Being able to see in the dark sounds great. Never trip over the bathroom threshold on your way for a pee at midnight again, right? But it’s not that simple. Human eyes don’t see in the dark. They don’t have the rods and cones for it or whatever. Therefore you are doing something that isn’t human. It’s not like you’ve awakened a latent talent, like someone who finds out they have a gift for playing jazz piano after a life previously devoted to Bach. That may be odd, but it’s within human scope. Seeing in the dark isn’t. And you know it. That doesn’t mean I know how to explain it; but trust me, you can tell the difference between seeing because there’s enough light and “seeing” because something weird and vampiry is going on in your brain that chooses to pretend to be happening in your eyes because that’s the nearest equivalent. Like if some human had had a poisoned wound healed by some weird reciprocal swap with the phoenix, maybe they’d be able to fly afterward, apparently by flapping their arms.

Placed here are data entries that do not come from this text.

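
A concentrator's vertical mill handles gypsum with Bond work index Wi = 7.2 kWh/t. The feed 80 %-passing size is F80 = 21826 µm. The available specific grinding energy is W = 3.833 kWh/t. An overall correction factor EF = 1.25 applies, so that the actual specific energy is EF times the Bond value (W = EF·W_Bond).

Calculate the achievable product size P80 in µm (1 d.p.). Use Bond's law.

P80 = 410.5 µm

W = 10 Wi / √P80 − 10 Wi / √F80
W_Bond = W / EF = 3.833 / 1.25 = 3.0664 kWh/t
⇒ 1/√P80 = W_Bond/(10 Wi) + 1/√F80
  = 3.0664/(10·7.2) + 1/√21826 = 0.042589 + 0.006769 = 0.049358
P80 = (1/0.049358)² = 20.2603² = 410.48 µm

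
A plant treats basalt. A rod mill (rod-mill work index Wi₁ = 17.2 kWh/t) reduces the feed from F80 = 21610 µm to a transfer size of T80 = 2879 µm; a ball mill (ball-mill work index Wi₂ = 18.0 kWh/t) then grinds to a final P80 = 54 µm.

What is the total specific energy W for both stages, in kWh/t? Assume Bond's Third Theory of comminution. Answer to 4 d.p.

W_Bond = 10·Wi·(1/√P₈₀ − 1/√F₈₀)
Stage 1 (21610→2879 µm, Wi₁=17.2): W₁ = 10·17.2·(0.018637 − 0.006803) = 2.0355 kWh/t
Stage 2 (2879→54 µm, Wi₂=18.0): W₂ = 10·18.0·(0.136083 − 0.018637) = 21.1402 kWh/t
W = W₁ + W₂ = 2.0355 + 21.1402 = 23.1758 kWh/t

W = 23.1758 kWh/t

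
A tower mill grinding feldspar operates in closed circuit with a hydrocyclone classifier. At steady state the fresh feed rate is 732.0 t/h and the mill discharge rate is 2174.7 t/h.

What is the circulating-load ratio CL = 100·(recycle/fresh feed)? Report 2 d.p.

Steady state: M = F + R.
R = M − F = 2174.7 − 732.0 = 1442.7 t/h
CL = 100·R/F = 100·1442.7/732.0 = 197.09 %

CL = 197.09 %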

(Mind you no one has seen the phoenix in over a thousand years, and it has never been inclined to do humans any good turns. Rather the opposite. Very like vampires, I suppose. Except a lot of people think the phoenix is a myth, and not many are stupid enough to think vampires are. I think the phoenix has at least a fifty-fifty chance of being true, because it’s nasty. What this world doesn’t have is the three-wishes, go-to-the-ball-and-meet-your-prince, happily-ever-after kind of magic. We have all the mangling and malevolent kinds. Who invented this system?)

I saw in the dark pretty well. I thought, do I want to see Bo coming?

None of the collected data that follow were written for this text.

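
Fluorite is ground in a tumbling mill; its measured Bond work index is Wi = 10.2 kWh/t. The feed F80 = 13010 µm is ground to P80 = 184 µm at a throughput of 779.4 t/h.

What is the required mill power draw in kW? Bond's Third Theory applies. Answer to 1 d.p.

P = 5163.7 kW

Bond: W = 10·Wi·(1/√P80 − 1/√F80)
W = 10·10.2·(1/√184 − 1/√13010) = 10·10.2·(0.064954) = 6.6253 kWh/t
Power = W × throughput = 6.6253 kWh/t × 779.4 t/h = 5163.7 kW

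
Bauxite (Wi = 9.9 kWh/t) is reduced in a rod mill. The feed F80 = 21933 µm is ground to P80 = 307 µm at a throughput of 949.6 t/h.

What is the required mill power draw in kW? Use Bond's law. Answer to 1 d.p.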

Oh yeah, and seeing in the dark doesn’t mean when the sun goes down. It also means all the shadows that fall in daylight. This would not be a big issue for a vampire, of course, but it troubled the hell out of me. Even an ordinary table knife throws a shadow—although I didn’t really need any more reminders that table knives would never be ordinary to me again.

It throws your balance off, seeing through shadows. Your depth perception goes wrong, like trying to look through someone else’s glasses. Everything has funny dark-light edges to it, and sometimes those edges have themselves threadlike red edges. You get your new looking-through-bad-spectacles distortion on everything, including your own hands, your own body, the faces and bodies of the people you love and trust. Oh, the one time this goes away is when you look in a mirror. Or it did with me. Just in case I needed reminding that I got it from a vampire. Thanks.